Tenemos muchas precariedades y carencias básicas que nos golpean. No son baratos los alimentos, pero uno se las arregla para comer todos los días; la ropa es aún más cara, pero uno se las inventa, y viste —a veces no tan mal—; pero una casa…, unmm…, una casa…, ahí la pita se enreda, no es algo para hoy o mañana, es algo para siempre. No lo consigues de a poquito, sino que lo tienes que resolver de golpe y porrazo.

Si no tienes una tía que se vaya pal yuma y te la deje; si no tienes un abuelo enfermo viviendo solo, y pocos familiares en disputa por el inmueble; si no tienes unos padres superpoderosos; no hay manera de tener un gao.

Digo, porque lo más barato que hoy te puede costar una casa oscila entre los seis mil u ocho mil CUC, y es muy probable que con ese dinero lo que adquieras sea un cucurucho, o una buena casa en remangalatuerca. Ahora bien, seis mil u ocho mil CUC, son 150 o 200 mil pesos, y estamos hablando de un país donde el promedio del salario estatal anda por los 500 pesos. No saques calculadora, que la cuenta no te va a dar.

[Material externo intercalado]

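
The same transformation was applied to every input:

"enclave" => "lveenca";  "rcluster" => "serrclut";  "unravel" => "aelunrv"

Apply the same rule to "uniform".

The rule is to move the last 3 characters to the front (rotate right by 3), then swap the first and last characters.
Starting from "uniform": after the first operation, "ormunif"; after the second, "frmunio".

frmunio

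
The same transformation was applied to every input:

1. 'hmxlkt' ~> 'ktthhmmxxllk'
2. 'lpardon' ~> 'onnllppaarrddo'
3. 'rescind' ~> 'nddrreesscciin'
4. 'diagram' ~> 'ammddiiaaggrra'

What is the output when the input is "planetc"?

tccppllaanneet

Looking at the pairs, the operation is to double every character, then move the last 3 characters to the front (rotate right by 3).
Starting from "planetc": after the first operation, "ppllaanneettcc"; after the second, "tccppllaanneet".
(Check on "hmxlkt": → "hhmmxxllkktt" → "ktthhmmxxllk" ✓)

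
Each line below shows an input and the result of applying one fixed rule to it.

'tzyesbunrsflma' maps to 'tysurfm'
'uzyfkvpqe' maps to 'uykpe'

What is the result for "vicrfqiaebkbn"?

vcfiekn

The transformation: keep every other character starting from the first (positions 1st, 3rd, 5th, ...).
On "vicrfqiaebkbn" that produces "vcfiekn".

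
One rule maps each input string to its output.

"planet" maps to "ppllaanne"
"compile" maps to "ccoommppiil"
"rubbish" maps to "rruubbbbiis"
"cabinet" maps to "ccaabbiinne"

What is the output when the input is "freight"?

ffrreeiiggh

Each output is the input with this applied: double every character, then delete the last 3 characters.
On "freight": the first step gives "ffrreeiigghhtt", and the second then gives "ffrreeiiggh".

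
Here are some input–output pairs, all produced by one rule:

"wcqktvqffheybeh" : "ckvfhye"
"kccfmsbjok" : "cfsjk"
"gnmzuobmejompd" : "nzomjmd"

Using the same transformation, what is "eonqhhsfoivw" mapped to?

oqhfiw

Rule — keep every other character starting from the second (positions 2nd, 4th, 6th, ...).
For "eonqhhsfoivw" the result is "oqhfiw".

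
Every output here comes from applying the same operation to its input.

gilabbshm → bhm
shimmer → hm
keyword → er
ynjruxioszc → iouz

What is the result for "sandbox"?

bo

The pattern: sort the characters into alphabetical order, then keep one character in every 3, starting at position 2 (positions 2nd, 5th, 8th, ...).
Working it through for "sandbox": intermediate "abdnosx", final "bo".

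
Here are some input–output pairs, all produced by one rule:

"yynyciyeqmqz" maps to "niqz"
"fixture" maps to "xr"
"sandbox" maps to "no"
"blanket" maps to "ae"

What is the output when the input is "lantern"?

nr

The transformation: keep one character in every 3, starting at position 3 (positions 3rd, 6th, 9th, ...).
Doing the same to "lantern": "nr".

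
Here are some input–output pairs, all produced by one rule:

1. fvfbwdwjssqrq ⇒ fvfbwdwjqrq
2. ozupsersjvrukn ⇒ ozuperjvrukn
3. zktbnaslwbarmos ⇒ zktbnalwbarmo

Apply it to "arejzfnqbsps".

What's happening: remove every "s".
On "arejzfnqbsps" that produces "arejzfnqbp".

arejzfnqbp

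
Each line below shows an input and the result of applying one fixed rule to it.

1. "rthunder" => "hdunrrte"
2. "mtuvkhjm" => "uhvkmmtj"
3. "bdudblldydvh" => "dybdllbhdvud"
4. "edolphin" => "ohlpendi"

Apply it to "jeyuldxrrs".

ruxldjsery

What's happening: take characters alternately from the front and the back (1st, last, 2nd, 2nd-last, ...), then swap the front and back halves of the string.
Doing the same to "jeyuldxrrs": "ruxldjsery".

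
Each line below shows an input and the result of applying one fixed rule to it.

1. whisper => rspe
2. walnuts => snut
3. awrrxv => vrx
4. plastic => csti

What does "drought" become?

The pattern: delete the first 3 characters, then move the last character to the front.
"drought" → "ught" → "tugh".
(Check on "awrrxv": → "rxv" → "vrx" ✓)

tugh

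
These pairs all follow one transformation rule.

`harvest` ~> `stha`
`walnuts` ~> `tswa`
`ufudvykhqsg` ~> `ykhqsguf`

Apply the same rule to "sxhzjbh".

In each case the input is transformed by: move the first 2 characters to the end (rotate left by 2), then delete the first 3 characters.
For "sxhzjbh" the result is "bhsx".

bhsx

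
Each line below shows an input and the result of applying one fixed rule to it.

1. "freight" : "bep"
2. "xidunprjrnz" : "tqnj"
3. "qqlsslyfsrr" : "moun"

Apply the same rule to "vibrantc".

In each case the input is transformed by: shift every letter 4 places backward in the alphabet (wrapping around), then keep one character in every 3, starting at position 1 (positions 1st, 4th, 7th, ...).
Starting from "vibrantc": after the first operation, "rexnwjpy"; after the second, "rnp".

rnp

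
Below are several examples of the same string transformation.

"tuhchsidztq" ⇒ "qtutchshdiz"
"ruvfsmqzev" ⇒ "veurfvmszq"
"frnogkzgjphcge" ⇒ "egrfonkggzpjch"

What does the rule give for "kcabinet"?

teckbani

What's happening: move the last 2 characters to the front (rotate right by 2), then swap each adjacent pair of characters (1↔2, 3↔4, ...).
"kcabinet" → "etkcabin" → "teckbani".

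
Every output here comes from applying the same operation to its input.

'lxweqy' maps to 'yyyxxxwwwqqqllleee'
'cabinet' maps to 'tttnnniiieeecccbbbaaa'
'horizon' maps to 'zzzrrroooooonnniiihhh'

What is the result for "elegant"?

Looking at the pairs, the operation is to repeat every character 3 times, then sort the characters into reverse alphabetical order.
On "elegant": the first step gives "eeellleeegggaaannnttt", and the second then gives "tttnnnlllgggeeeeeeaaa".
(Check on "lxweqy": → "lllxxxwwweeeqqqyyy" → "yyyxxxwwwqqqllleee" ✓)

tttnnnlllgggeeeeeeaaa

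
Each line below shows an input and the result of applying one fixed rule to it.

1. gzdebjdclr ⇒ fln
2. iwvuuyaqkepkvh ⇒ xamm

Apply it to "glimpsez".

ku

The rule is to shift every letter 2 places forward in the alphabet (wrapping around), then keep one character in every 3, starting at position 3 (positions 3rd, 6th, 9th, ...).
"glimpsez" → "inkorugb" → "ku".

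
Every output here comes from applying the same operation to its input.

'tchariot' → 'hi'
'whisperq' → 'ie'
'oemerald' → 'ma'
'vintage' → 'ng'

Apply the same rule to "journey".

The pattern: keep one character in every 3, starting at position 3 (positions 3rd, 6th, 9th, ...).
Doing the same to "journey": "ue".

ue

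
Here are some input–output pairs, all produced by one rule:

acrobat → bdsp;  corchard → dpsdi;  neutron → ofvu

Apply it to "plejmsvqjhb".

Each output is the input with this applied: shift every letter 1 place forward in the alphabet (wrapping around), then delete the last 3 characters.
Starting from "plejmsvqjhb": after the first operation, "qmfkntwrkic"; after the second, "qmfkntwr".

qmfkntwr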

Entonces sigues viviendo con tus padres, que probablemente sigan viviendo a su vez con tus abuelos, y le dices a tu novia hay que seguir siendo novios, porque no hay manera, y así la relación se jode. O un día tu novia sale embarazada y no te queda más remedio que irte a vivir adonde sus padres o llevártela con los tuyos. Hay que apretarse un poquito, convertir un cuarto en todo el espacio de una pareja que recién comienza. Y lo peor es cuando el hijo crece él también empieza a necesitar una casa.

Cada vez es más raro un matrimonio joven. El origen de la palabra casamiento viene de compartir la casa. Y los jóvenes de nuestro país cada día saben menos de eso, pues, mientras vives agregado, no tienes la oportunidad de crear un hogar a tu imagen y semejanza, además de que tu comportamiento depende de la convivencia colectiva.

También te puedes alquilar —si la economía te lo permite—, que es la nueva modalidad que ha encontrado la juventud; pero igual los alquileres son caros e inseguros, tienes que pagar 50 CUC todos los meses, y estar a expensas de que el casero te pueda sacar de una semana para otra.

Sé de muchas parejas que trabajan para pagarse el alquiler, y lo que les queda del salario es casi lo justo para comer y vestir. Es más lo que gastan en pagarse el techo que aquello de lo que disponen para el resto de sus necesidades.

Queda la posibilidad de construir; pero entre el costo de los materiales, de la mano de obra, y el solar yermo, más las trabas burocráticas de las oficinas de Vivienda, el monto total de la obra se duplica entre gasto y esfuerzo. Es una opción tal vez no más cara, pero sí más desgastante.

Quien escribe esto sabe lo que es no tener casa y estar alquilado. He sufrido ambos y actualmente solo sufro el primero. Y no soy el único. Tengo amigos animados, chéveres, jodedores, que se encuentran en una situación similar. A cada rato —o mejor dicho: a veces—  compartimos alguna que otra cerveza y nos reímos de todo el mundo y de nosotros mismos. No tenemos piedad con nada. Solo nos ponemos taciturnos o aburridos cuando a uno se le ocurre decir “qué falta me hace una casa”. Y la escena se trasforma en un velorio, el velorio de nuestra esperanza. Callamos un rato. Pero, por suerte, enseguida se nos pasa, y volvemos a la cerveza y a reírnos de mundo y de nosotros mismos. ¡Qué remedio nos queda!